Çalışma süresinin giderek artması ve işletmelerde giderek daha az işçinin istihdam edilmesi olayı bunun belirgin sonucudur.
TÜİK verileri, işsizlik olayında daha çok Kadınların ve gençlerin etkilendiğini gösteriyor. Bu durum tesadüfi bir olgu değil, tamamıyla hükümetin ve sermayenin istihdam politikalarının sonucudur. Örneğin 15-24 genç yaş aralığında işsizlik, yüzde 24.5 oranıyla dikkati çekiyor. Kısacası dört gençten biri işsizdir. Kadın işsizliğinde ise yüzde otuzlar yakalandı.
Kırsal kesimde tarım sektöründeki krizle birlikte işsizlerin kentlere göç etmesi, turizm ve hizmet sektöründe istihdam olanaklarının gerilemesi işsizlik artışında önemli nedenlerdendir.
Kürt illerindeki çatışmalı toplumsal koşulların göçü tetiklediği biliniyor. Suriye’deki savaş ve bölgede komşu ülkelerle gergin ilişkiler faktörler olarak yaşamımızda yer almaktadır. Bu nedenle Suriye, Irak, Afganistan vb ülkelerden gelen mültecilerin de işsizler ordusunu artırdığını belirtelim. Suriyelilerin, ucuz ve kaçak çalıştırıldığı biliniyor.

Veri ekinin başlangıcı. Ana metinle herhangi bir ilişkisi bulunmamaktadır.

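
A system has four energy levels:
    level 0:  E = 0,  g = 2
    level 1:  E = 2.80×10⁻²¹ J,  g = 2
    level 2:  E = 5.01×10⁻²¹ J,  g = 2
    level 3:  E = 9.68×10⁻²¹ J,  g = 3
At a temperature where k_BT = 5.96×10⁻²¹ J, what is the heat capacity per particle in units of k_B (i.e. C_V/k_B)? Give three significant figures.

Eᵢ/kT = 0, 0.46980, 0.84060, 1.6242.
Z = Σ gᵢe^(−Eᵢ/kT) = 2·e^(−0) + 2·e^(−0.46980) + 2·e^(−0.84060) + 3·e^(−1.6242) = 2.0000 + 1.2503 + 0.86290 + 0.59121 = 4.7044.
⟨E⟩ = 2.8796, ⟨E²⟩ = 18.463.
C_V/k_B = (⟨E²⟩ − ⟨E⟩²)/(kT)² = (18.463 − 8.2921)/35.522 = 0.286.

0.286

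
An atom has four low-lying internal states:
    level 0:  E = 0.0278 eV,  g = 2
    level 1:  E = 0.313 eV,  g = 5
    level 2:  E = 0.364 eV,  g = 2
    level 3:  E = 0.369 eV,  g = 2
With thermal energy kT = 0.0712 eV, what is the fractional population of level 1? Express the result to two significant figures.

Eᵢ/kT = 0.3904, 4.396, 5.112, 5.183.
Z = Σ gᵢe^(−Eᵢ/kT) = 2·e^(−0.3904) + 5·e^(−4.396) + 2·e^(−5.112) + 2·e^(−5.183) = 1.354 + 0.06163 + 0.01205 + 0.01122 = 1.439.
P₁ = g₁ e^(−E₁/kT) / Z = 0.06163/1.439 = 0.043.

0.043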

Çalışma süresinin artması Türkiye çalışma yaşamında dikkat çeken çok önemli bir unsurdur. Çalışma saatleri artık haftalık 45 saat aşmış ortalama 52-54 saatlik süreye hatta bazı sektörlerde de günlük 7.5 saatlik çalışma süresi 11-12 saate ulaşmış durumdadır. Dolayısıyla çalışma süresinin uzaması işsizliği olumsuz olarak etkilemektedir.
İşsizlik belasından kurtulmak mümkün değil midir?
Kapitalist ekonomik-toplumsal yapıda işsizlik sorunu çözümlenmez. İşsizlik için mevcut kapitalist toplumsal yapı dışında, yeni bir toplumsal sistem ve çalışma yaşamı şarttır. Toplumsal dayanışma eksenli yöntemler esas alınmalıdır. Örneğin temek bir kural işçi sömürüsüne son verilmesidir.
Herkesin çalışması için herkesin daha az süreli çalışması.
Ülkemizde özellikle uzak durulan ve fakat kendisini çok hissettiren bir toplumsal dayanışma politikasından söz etmeliyiz. Herkesin çalışması için herkesin daha az süreli çalışması anlayışı, bir çalışma yaşamı kuralı olarak kabul edilmediği için işsizlik artışı ve yedek-ucuz işsizlik olayın, kronik hastalık gibi sürmesine hizmet edilmektedir.
Sermaye ve AKP hükümeti, işsizliğin azaltılması ve istihdamda kalıcı ve güvenceli artışın sağlanmasına yönelik politikalardan uzaktadır. Emekten ve emek haklarından yana olmayan politikalar zorla dayatılmakta ve sürdürülmesinde de ısrar edilmektedir.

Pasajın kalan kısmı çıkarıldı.